Introduction
Le monde du logiciel open source est confronté à des défis lorsqu'il s'agit de réattribution de licences. En effet, cela nécessite l'accord unanime de tous les contributeurs, ce qui est souvent impossible pour les projets hérités. Le détecteur de codage de caractères Python, chardet, utilisé par requests et de nombreux autres, a été confronté à ce problème pendant des années en raison de sa liaison à la licence LGPL.
Contexte Technique
Récemment, les mainteneurs de chardet ont utilisé Claude Code pour réécrire l'ensemble du codebase et publier la version 7.0.0, en changeant la licence de LGPL à MIT. Cependant, l'auteur original, a2mark, a considéré cela comme une violation potentielle de la licence GPL. Selon lui, le code modifié doit être publié sous la même licence LGPL, et le fait que les mainteneurs aient utilisé un générateur de code avancé ne leur donne pas de droits supplémentaires.

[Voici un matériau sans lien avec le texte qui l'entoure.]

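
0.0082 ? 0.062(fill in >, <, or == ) <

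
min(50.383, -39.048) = -39.048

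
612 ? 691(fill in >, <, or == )<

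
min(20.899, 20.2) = 20.2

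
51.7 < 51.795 True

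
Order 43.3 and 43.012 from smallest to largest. 43.012, 43.3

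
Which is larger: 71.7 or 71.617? 71.7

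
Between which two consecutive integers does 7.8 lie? 7 and 8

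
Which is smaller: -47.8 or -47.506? -47.8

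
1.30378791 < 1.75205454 True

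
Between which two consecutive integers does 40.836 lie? 40 and 41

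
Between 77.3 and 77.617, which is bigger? 77.617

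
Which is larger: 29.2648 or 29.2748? 29.2748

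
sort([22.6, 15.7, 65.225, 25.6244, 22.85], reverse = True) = [65.225, 25.6244, 22.85, 22.6, 15.7]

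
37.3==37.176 False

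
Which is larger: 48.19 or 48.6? 48.6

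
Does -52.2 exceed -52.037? No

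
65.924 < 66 True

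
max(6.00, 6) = 6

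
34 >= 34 True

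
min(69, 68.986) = 68.986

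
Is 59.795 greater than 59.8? No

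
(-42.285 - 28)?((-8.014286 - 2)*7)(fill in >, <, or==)<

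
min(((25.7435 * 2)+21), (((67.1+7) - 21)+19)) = 72.1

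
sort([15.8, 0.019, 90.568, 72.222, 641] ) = [0.019, 15.8, 72.222, 90.568, 641]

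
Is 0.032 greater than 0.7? No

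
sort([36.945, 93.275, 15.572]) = [15.572, 36.945, 93.275]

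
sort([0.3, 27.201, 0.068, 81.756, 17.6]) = [0.068, 0.3, 17.6, 27.201, 81.756]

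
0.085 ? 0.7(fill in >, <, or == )<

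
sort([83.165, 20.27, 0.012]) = [0.012, 20.27, 83.165]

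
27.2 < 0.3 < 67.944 False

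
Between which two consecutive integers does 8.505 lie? 8 and 9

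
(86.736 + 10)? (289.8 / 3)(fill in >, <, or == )>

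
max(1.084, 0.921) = 1.084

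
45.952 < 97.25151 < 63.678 False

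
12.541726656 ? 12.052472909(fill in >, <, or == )>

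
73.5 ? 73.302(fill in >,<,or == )>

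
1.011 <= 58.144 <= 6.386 False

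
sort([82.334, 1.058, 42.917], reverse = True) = [82.334, 42.917, 1.058]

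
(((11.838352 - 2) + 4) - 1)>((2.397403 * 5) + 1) False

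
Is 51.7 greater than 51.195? Yes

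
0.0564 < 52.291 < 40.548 False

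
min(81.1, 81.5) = 81.1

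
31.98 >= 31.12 True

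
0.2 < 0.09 False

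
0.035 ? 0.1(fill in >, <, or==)<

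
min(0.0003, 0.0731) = 0.0003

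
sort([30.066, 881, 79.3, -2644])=[-2644, 30.066, 79.3, 881]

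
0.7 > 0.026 True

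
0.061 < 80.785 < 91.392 True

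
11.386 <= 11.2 False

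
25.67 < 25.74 True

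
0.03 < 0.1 True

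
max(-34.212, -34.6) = -34.212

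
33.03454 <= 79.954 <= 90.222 True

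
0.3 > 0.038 True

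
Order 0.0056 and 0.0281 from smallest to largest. 0.0056,0.0281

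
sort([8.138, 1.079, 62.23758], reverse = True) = [62.23758, 8.138, 1.079]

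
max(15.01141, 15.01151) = 15.01151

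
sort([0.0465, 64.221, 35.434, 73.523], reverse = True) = [73.523, 64.221, 35.434, 0.0465]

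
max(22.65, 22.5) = 22.65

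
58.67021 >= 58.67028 False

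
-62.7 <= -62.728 False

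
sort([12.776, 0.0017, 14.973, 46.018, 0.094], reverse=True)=[46.018, 14.973, 12.776, 0.094, 0.0017]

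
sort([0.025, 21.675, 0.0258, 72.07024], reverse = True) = [72.07024, 21.675, 0.0258, 0.025]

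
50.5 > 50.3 True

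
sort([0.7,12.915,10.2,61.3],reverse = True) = [61.3,12.915,10.2,0.7]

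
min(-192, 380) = -192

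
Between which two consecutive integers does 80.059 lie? 80 and 81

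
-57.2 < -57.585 False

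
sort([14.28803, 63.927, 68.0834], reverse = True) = [68.0834, 63.927, 14.28803]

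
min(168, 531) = 168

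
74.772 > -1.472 True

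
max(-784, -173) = -173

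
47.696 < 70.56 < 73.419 True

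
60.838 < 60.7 False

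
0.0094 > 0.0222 False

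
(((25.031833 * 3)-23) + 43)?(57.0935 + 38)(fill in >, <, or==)>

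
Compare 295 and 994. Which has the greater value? 994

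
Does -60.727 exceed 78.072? No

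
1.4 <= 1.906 True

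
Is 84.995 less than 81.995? No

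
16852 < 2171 False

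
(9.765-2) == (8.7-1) False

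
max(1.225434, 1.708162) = 1.708162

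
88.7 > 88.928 False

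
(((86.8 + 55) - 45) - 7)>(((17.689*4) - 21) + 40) True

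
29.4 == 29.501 False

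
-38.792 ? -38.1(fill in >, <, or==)<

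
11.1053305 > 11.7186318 False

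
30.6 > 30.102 True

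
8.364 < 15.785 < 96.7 True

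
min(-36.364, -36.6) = -36.6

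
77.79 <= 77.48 False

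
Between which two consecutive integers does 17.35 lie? 17 and 18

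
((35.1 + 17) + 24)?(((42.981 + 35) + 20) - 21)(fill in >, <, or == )<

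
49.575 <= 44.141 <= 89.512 False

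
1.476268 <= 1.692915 True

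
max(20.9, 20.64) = 20.9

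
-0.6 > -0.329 False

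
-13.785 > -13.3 False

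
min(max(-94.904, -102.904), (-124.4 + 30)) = -94.904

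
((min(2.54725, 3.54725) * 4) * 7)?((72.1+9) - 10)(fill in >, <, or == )>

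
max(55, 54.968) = 55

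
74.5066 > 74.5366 False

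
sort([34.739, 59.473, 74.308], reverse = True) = [74.308, 59.473, 34.739]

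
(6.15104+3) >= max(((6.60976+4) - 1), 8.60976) False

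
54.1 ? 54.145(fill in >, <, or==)<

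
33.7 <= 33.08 False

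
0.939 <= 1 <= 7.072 True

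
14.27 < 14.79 True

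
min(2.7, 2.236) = 2.236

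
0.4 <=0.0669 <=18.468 False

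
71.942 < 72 True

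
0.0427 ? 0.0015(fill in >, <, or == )>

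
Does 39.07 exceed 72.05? No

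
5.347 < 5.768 True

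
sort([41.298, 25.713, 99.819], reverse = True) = [99.819, 41.298, 25.713]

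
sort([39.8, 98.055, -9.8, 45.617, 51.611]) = [-9.8, 39.8, 45.617, 51.611, 98.055]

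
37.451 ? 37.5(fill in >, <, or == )<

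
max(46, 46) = 46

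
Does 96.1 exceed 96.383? No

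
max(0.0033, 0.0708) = 0.0708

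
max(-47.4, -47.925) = -47.4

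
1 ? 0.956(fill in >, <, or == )>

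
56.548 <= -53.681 False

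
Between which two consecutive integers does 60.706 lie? 60 and 61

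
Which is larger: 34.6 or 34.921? 34.921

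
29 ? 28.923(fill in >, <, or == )>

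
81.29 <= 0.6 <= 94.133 False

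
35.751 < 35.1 False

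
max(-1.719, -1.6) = -1.6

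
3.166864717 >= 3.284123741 False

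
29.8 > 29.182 True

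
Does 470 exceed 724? No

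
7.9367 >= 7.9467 False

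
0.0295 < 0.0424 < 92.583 True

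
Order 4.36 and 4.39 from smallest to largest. 4.36, 4.39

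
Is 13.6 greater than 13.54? Yes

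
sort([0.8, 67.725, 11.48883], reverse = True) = [67.725, 11.48883, 0.8]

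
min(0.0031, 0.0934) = 0.0031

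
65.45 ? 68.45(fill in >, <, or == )<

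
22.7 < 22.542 False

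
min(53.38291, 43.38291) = 43.38291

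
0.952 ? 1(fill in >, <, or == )<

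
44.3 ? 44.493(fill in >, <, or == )<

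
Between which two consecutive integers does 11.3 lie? 11 and 12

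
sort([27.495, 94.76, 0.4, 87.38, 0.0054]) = [0.0054, 0.4, 27.495, 87.38, 94.76]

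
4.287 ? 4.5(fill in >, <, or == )<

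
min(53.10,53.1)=53.10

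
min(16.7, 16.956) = 16.7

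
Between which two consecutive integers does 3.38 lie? 3 and 4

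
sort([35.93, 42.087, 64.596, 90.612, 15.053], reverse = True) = [90.612, 64.596, 42.087, 35.93, 15.053]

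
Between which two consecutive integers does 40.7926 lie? 40 and 41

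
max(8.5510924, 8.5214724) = 8.5510924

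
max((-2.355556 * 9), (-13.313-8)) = -21.200004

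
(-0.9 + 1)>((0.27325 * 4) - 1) True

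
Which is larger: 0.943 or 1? 1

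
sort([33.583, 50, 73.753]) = [33.583, 50, 73.753]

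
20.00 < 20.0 False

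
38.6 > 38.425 True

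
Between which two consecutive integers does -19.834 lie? -20 and -19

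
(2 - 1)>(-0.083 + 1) True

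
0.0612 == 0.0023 False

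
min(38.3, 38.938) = 38.3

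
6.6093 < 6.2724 False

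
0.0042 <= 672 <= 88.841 False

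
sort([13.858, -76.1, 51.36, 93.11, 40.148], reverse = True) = [93.11, 51.36, 40.148, 13.858, -76.1]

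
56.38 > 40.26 True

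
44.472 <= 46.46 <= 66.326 True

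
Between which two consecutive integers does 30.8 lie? 30 and 31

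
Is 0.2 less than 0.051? No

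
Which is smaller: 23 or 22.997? 22.997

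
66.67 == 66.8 False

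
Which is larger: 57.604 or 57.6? 57.604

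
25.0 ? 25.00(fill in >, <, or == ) ==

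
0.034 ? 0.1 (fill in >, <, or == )<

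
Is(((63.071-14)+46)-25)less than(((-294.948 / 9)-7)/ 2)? No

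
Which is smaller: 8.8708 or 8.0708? 8.0708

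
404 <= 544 True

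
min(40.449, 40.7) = 40.449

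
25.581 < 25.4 False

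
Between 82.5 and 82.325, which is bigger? 82.5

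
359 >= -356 True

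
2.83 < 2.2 False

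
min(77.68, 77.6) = 77.6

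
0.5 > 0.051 True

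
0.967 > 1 False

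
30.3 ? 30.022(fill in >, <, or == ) >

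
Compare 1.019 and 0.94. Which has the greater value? 1.019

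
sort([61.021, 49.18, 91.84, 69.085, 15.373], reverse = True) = [91.84, 69.085, 61.021, 49.18, 15.373]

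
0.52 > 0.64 False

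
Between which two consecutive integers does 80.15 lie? 80 and 81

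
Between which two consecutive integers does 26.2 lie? 26 and 27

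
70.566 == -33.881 False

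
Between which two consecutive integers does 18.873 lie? 18 and 19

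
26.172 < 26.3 True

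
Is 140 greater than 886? No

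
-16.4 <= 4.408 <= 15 True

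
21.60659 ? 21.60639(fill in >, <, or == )>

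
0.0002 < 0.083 True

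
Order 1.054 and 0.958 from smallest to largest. 0.958, 1.054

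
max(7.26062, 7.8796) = 7.8796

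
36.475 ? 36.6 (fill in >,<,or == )<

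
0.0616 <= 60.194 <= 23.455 False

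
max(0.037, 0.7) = 0.7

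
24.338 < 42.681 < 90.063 True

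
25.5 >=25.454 True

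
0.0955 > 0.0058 True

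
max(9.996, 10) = 10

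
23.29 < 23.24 False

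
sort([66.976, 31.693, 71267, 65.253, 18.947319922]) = [18.947319922, 31.693, 65.253, 66.976, 71267]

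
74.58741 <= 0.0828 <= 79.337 False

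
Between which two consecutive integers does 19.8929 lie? 19 and 20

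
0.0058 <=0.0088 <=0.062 True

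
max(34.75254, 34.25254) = 34.75254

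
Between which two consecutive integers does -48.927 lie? -49 and -48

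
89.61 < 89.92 True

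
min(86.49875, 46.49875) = 46.49875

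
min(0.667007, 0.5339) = 0.5339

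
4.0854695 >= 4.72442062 False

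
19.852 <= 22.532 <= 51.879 True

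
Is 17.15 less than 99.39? Yes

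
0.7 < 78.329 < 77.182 False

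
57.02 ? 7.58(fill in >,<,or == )>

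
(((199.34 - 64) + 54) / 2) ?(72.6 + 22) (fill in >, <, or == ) >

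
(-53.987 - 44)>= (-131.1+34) False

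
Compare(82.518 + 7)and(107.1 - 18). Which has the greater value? (82.518 + 7)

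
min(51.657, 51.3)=51.3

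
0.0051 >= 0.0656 False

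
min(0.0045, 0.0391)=0.0045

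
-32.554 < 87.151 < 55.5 False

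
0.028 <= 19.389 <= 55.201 True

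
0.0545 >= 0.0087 True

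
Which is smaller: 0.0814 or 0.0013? 0.0013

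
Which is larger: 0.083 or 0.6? 0.6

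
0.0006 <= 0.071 True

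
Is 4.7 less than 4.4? No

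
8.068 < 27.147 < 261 True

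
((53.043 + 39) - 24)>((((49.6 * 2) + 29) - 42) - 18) False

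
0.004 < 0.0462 True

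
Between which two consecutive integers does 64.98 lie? 64 and 65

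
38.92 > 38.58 True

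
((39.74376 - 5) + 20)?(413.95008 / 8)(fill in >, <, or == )>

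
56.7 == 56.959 False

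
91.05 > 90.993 True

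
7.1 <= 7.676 True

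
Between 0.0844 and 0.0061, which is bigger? 0.0844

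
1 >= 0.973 True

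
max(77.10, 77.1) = 77.1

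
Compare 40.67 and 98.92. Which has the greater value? 98.92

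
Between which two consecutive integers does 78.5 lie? 78 and 79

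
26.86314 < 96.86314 True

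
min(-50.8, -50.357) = -50.8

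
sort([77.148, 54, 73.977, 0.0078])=[0.0078, 54, 73.977, 77.148]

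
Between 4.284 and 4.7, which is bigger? 4.7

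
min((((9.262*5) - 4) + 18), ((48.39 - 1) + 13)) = 60.31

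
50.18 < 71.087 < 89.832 True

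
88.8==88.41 False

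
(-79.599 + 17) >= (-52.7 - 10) True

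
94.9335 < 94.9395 True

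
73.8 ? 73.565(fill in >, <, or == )>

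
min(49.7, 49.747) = 49.7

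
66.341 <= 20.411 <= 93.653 False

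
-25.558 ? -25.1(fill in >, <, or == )<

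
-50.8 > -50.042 False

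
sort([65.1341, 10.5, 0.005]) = [0.005, 10.5, 65.1341]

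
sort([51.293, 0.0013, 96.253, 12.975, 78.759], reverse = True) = [96.253, 78.759, 51.293, 12.975, 0.0013]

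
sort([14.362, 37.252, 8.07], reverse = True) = [37.252, 14.362, 8.07]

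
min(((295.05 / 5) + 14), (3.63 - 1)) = 2.63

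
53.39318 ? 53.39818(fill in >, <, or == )<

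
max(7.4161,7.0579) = 7.4161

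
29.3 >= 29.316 False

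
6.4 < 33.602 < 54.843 True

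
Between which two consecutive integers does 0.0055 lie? 0 and 1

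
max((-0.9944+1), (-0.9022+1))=0.0978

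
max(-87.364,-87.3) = -87.3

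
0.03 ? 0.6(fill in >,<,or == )<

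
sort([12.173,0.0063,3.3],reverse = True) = [12.173,3.3,0.0063]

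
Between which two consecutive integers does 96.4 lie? 96 and 97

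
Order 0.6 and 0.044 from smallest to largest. 0.044, 0.6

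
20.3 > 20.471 False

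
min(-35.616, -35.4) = -35.616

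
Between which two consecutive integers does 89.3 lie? 89 and 90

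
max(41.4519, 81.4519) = 81.4519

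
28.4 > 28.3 True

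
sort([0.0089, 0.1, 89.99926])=[0.0089, 0.1, 89.99926]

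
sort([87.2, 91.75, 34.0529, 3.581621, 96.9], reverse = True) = [96.9, 91.75, 87.2, 34.0529, 3.581621]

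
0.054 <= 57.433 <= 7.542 False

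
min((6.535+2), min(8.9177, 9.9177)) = 8.535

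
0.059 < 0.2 True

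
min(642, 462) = 462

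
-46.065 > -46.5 True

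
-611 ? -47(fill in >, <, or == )<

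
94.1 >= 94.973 False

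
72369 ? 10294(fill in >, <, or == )>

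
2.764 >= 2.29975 True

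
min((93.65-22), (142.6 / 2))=71.3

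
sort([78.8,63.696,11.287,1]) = [1,11.287,63.696,78.8]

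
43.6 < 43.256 False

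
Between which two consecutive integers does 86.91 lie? 86 and 87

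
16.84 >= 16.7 True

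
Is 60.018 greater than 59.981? Yes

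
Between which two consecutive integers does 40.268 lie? 40 and 41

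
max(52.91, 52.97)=52.97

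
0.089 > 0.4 False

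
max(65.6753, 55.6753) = 65.6753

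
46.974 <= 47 True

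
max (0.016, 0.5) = 0.5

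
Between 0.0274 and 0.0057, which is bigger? 0.0274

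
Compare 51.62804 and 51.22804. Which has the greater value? 51.62804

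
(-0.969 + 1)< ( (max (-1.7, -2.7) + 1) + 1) True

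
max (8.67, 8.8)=8.8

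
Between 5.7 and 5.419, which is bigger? 5.7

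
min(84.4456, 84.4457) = 84.4456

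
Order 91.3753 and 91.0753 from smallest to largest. 91.0753, 91.3753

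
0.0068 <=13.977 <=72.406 True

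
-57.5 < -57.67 False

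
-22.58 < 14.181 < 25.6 True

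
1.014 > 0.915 True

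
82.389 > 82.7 False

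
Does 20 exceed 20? No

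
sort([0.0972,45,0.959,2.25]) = [0.0972,0.959,2.25,45]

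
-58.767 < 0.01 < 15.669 True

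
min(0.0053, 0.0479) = 0.0053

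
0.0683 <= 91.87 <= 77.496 False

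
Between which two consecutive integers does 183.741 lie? 183 and 184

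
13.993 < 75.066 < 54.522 False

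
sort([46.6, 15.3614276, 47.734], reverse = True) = [47.734, 46.6, 15.3614276]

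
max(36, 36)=36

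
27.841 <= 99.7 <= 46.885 False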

La réécriture d'un code dans une « salle blanche » nécessite deux équipes : l'une qui examine le code original et écrit une spécification fonctionnelle, et l'autre qui écrit du nouveau code en se basant uniquement sur cette spécification, sans avoir jamais vu le code original. Or, en utilisant un IA qui a été alimentée avec le code LGPL original, les mainteneurs ont contourné cette « salle blanche ».
Analyse et Implications
La Cour suprême des États-Unis a créé un paradoxe juridique pour les mainteneurs en refusant d'entendre un appel concernant les droits d'auteur pour les matériaux générés par IA. Cela a solidifié l'exigence d'une « auteur humain » et a créé un vide juridique pour les mainteneurs de chardet. Si le code généré par l'IA ne peut pas être protégé par le droit d'auteur, les mainteneurs n'ont peut-être pas le droit de licencier la version 7.0.0 sous la licence MIT ou toute autre licence.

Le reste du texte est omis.